Saturday, May 27, 2006

A dozen years, an airport, and 263 feet

Way back in college I was a part of Alpha Phi Omega. Purdue's chapter of APO was a great place to be. In fact, the only people I keep in touch with from college are all from APO. I would say I spent most of my time with four very different people; Linda, Jay, Chris, and Glenn.

Which is funny because Linda and I were both at PHX, or Phoenix Sky Harbor International Airport on Thursday. She was catching a connecting flight between Lafayette, IN and San Diego on the way to see her husband Eric. I was catching a flight home to see Kristi. I just missed seeing Linda in person because the timing between her flight and mine was too close for the space between terminals 3 and 4. We gave each other a virtual hug over our respective cell phones and said "Maybe next time."

Tonight I got a phone call from Jay, which is surprising because we only talk to each other once a year or in the annual Christmas card letter. We've only gotten together a couple of time socially since I moved to Dalls, in part because the distance between our respective suburbs is pretty high. But I suppose it has more to do with him being a family man with three boys and me traveling for a living. Anyway, all that is going to change next month. It turns out he just bought a house down the block from us. It's a red brick two story we can see from our front yard, only seven houses away!

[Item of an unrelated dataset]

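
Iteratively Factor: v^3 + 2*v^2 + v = (v + 1)*(v^2 + v) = (v + 1)^2*(v)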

I suppose I should be on the lookout, because at this rate I might get to see Chris or Glenn real soon too! Hmm, I wonder when I'll be seeing Tommy, and Emily, and Doug, and Heather, and Derek, and Brenda, and Joe, and Jen, and Chris, and...

Post Script: Doesn't Lee live in Phoenix? Hmm, maybe I'll see him next.

Tuesday, May 23, 2006

Who's to blame?

Steve Johnson, over at Pragmatic Marketing has a good rant about a poor software experience in Another negative development rant. And while I love the rant, Jerry Aubin does a great job pointing us away from the developer in his post, Are There Lazy Programmers?

For my part, I think Jerry came close to hitting the nail on the head. While I agree that things are broken and UX should be better almost everywhere, putting the blame on the developer is pretty close to a cop-out.

(Generalizing…) I think most people perform to the level they are expected to perform; certainly not much beyond that effort. In the business world, this is largely set by the culture of the department or company. Obviously Garmin has a different set of expectations for user interactions than other companies (let’s say Apple or 37signals). One of those other companies would demand more from the developer, dev manager, product manager, and the business sponsor. In the other companies the result for the consumer would be different.

While part of the reason may be economic (we certainly hope the analysis went that deep, though I often doubt it), it may be a culture (of laziness) starting in one of the “likely failure points in the chain before the engineer gets involved”.